“Stalker” Review ✦✦✦✦✦

16 July, 2017

Year of Release: 1979
Andrei Tarkovsky
Arkadiy Strugatskiy, Boris Strugatskiy
Director of Photography: 
Aleksandr Knyazhinskiy
Aleksandr Kaydanovskiy, Anatoliy Solonitsyn, Nikolay Grinko

Synopsis: Three men crippled by industrial misery embark on a dangerous mission across borders, seeking out an uninhabited space known as ‘The Zone’ which holds the key to both existential fulfilment and irreversible horror.

Stalker Review:

An artistic symphony proposed in film form but intellectually superior to cinema as we’ve come to know it, “Stalker” sits entirely removed from the baseness of genre theory as Andrei Tarkovsky’s affinity for laboured philosophy and existentialism births a work of ethereal beauty that’s reliant entirely on the doctrine of auteurism.
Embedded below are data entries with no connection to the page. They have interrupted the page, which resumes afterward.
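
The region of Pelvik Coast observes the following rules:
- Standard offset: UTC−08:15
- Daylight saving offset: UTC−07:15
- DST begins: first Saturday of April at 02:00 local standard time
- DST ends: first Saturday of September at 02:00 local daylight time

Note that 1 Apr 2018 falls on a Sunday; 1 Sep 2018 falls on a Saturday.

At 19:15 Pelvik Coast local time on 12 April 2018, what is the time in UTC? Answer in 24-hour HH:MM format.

02:30

1 April 2018 is a Sunday, so the first Saturday is April 7.
1 September 2018 is a Saturday, so the first Saturday is September 1.
12 April 2018 falls between 7 April and 1 September, so daylight saving is in effect and Pelvik Coast is at UTC−07:15.
19:15 local + 7h15m = 02:30 UTC (rolling into the next day, 13 April 2018).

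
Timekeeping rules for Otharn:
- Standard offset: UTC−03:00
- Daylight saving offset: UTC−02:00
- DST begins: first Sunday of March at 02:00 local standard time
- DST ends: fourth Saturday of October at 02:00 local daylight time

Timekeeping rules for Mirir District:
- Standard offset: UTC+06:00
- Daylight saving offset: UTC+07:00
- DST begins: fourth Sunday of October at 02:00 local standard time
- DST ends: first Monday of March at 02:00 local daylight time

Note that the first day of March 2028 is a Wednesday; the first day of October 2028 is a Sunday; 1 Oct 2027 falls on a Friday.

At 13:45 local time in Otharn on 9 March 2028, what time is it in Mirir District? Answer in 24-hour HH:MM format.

1 March 2028 is a Wednesday, so the first Sunday is March 5.
1 October 2028 is a Sunday, so the first Saturday is October 7 and the fourth is October 28.
Daylight saving runs 5 March – 28 October; 9 March 2028 is inside that window, so Otharn is at UTC−02:00.
13:45 Otharn + 2h = 15:45 UTC.
1 October 2027 is a Friday, so the first Sunday is October 3 and the fourth is October 24.
1 March 2028 is a Wednesday, so the first Monday is March 6.
At the standard offset (UTC+06:00), 15:45 UTC + 6h = 21:45 Mirir District standard time.
The standard-time date in Mirir District, 9 March 2028, does not fall between 24 October 2027 and 6 March 2028, so daylight saving is not in effect and Mirir District is at UTC+06:00.
15:45 UTC + 6h = 21:45 Mirir District.

21:45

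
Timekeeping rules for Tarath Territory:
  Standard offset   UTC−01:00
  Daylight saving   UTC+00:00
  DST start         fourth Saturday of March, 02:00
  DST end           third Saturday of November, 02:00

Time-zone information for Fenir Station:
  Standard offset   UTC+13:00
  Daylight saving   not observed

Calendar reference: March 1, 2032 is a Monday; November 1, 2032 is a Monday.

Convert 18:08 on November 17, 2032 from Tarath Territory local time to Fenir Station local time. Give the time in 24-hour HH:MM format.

1 March 2032 is a Monday, so the first Saturday is March 6 and the fourth is March 27.
1 November 2032 is a Monday, so the first Saturday is November 6 and the third is November 20.
Daylight saving runs 27 March – 20 November; November 17, 2032 is inside that window, so Tarath Territory is at UTC+00:00.
18:08 Tarath Territory − 0h = 18:08 UTC.
Fenir Station has no daylight saving, so its offset is UTC+13:00 year-round.
18:08 UTC + 13h = 07:08 Fenir Station (rolling into the next day, 18 November 2032).

07:08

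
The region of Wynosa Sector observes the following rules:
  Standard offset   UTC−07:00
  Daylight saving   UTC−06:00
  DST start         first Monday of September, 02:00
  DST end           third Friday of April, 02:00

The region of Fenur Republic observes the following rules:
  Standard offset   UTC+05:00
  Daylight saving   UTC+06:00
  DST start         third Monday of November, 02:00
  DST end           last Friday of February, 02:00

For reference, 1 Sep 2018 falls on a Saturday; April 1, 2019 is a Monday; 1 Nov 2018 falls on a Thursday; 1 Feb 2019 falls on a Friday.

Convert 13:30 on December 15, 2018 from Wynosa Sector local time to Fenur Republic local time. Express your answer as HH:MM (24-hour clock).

01:30

1 September 2018 is a Saturday, so the first Monday is September 3.
1 April 2019 is a Monday, so the first Friday is April 5 and the third is April 19.
December 15, 2018 falls between 3 September 2018 and 19 April 2019, so daylight saving is in effect and Wynosa Sector is at UTC−06:00.
13:30 Wynosa Sector + 6h = 19:30 UTC.
1 November 2018 is a Thursday, so the first Monday is November 5 and the third is November 19.
1 February 2019 is a Friday, so Fridays fall on 1, 8, 15, 22; the last is February 22.
At the standard offset (UTC+05:00), 19:30 UTC + 5h = 00:30 Fenur Republic standard time (rolling into the next day, 16 December 2018).
Daylight saving runs 19 November 2018 – 22 February 2019; the standard-time date in Fenur Republic, December 16, 2018, is inside that window, so Fenur Republic is at UTC+06:00.
19:30 UTC + 6h = 01:30 Fenur Republic (rolling into the next day, 16 December 2018).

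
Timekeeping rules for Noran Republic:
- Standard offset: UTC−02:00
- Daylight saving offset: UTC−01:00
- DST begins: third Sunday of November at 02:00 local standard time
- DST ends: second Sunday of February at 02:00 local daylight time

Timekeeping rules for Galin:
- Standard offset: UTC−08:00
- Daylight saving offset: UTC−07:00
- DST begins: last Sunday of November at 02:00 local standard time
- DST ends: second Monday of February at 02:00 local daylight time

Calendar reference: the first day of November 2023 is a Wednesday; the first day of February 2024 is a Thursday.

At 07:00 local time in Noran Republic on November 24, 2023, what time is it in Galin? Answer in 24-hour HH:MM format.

00:00

1 November 2023 is a Wednesday, so the first Sunday is November 5 and the third is November 19.
1 February 2024 is a Thursday, so the first Sunday is February 4 and the second is February 11.
November 24, 2023 lies within the daylight-saving period (19 November 2023 – 11 February 2024), so Noran Republic is on daylight time, UTC−01:00.
07:00 Noran Republic + 1h = 08:00 UTC.
1 November 2023 is a Wednesday, so Sundays fall on 5, 12, 19, 26; the last is November 26.
1 February 2024 is a Thursday, so the first Monday is February 5 and the second is February 12.
At the standard offset (UTC−08:00), 08:00 UTC − 8h = 00:00 Galin standard time.
The standard-time date in Galin, November 24, 2023, does not fall between 26 November 2023 and 12 February 2024, so daylight saving is not in effect and Galin is at UTC−08:00.
08:00 UTC − 8h = 00:00 Galin.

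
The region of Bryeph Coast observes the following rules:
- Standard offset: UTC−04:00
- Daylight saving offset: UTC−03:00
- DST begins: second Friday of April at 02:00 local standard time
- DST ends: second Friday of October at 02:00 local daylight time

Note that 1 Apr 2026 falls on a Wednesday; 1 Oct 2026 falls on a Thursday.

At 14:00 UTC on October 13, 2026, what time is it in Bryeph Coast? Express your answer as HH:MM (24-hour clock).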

Creatively strenuous and written to enlighten and affect, “Stalker” is a glimpse into cinema’s Sistine Chapel yet its imagery embraces realism with industrial chaos, waterlogged landscapes, and sharp dereliction rejecting the dazzle of token science fiction.

Eliminating all sign of an alien footprint, Tarkovsky mystifies the real world, forcing viewers to look inwards at their relationship with religion and morality while choosing to simply reinterpret the thirst for multidimensional enlightenment. Where “Stalker” overtly refuses to employ celestial archetypes, its message is translated into images previously thought impossible for a film of its kind and Tarkovsky takes controlled breaths as he grows weary in the heart of the countryside. Traversing an unmappable landscape and cursed by confusion and uncertainly, the film sees Tarkovsky at his most exceptional, mastering his craft in slow beats while he crosses impossible boundaries.

Bouncing between a trio of protagonists, two of whom suffer from a violent kind of nihilism which their greying guide can only attempt to quash by conveying the magnitude of their ignorance, “Stalker” sees a sepia dystopia morph into an expansive ruin where the men vainly search for answers while processing layer upon layer of perspective-altering conversation. Like an abstract reimagining of fate-bending classic “The Wizard of Oz”, “Stalker” has its own ideas about magic lamps and self-fulfilling prophecy and it articulates these worries through mediation and metaphor while extracting reams of stark imagery from its tormented subconscious. Quiet in nature yet vehemently apprehensive and plagued by self-doubt, “Stalker” is perfection at its most vulnerable, challenging the chaos of the psyche through questions rather than answers.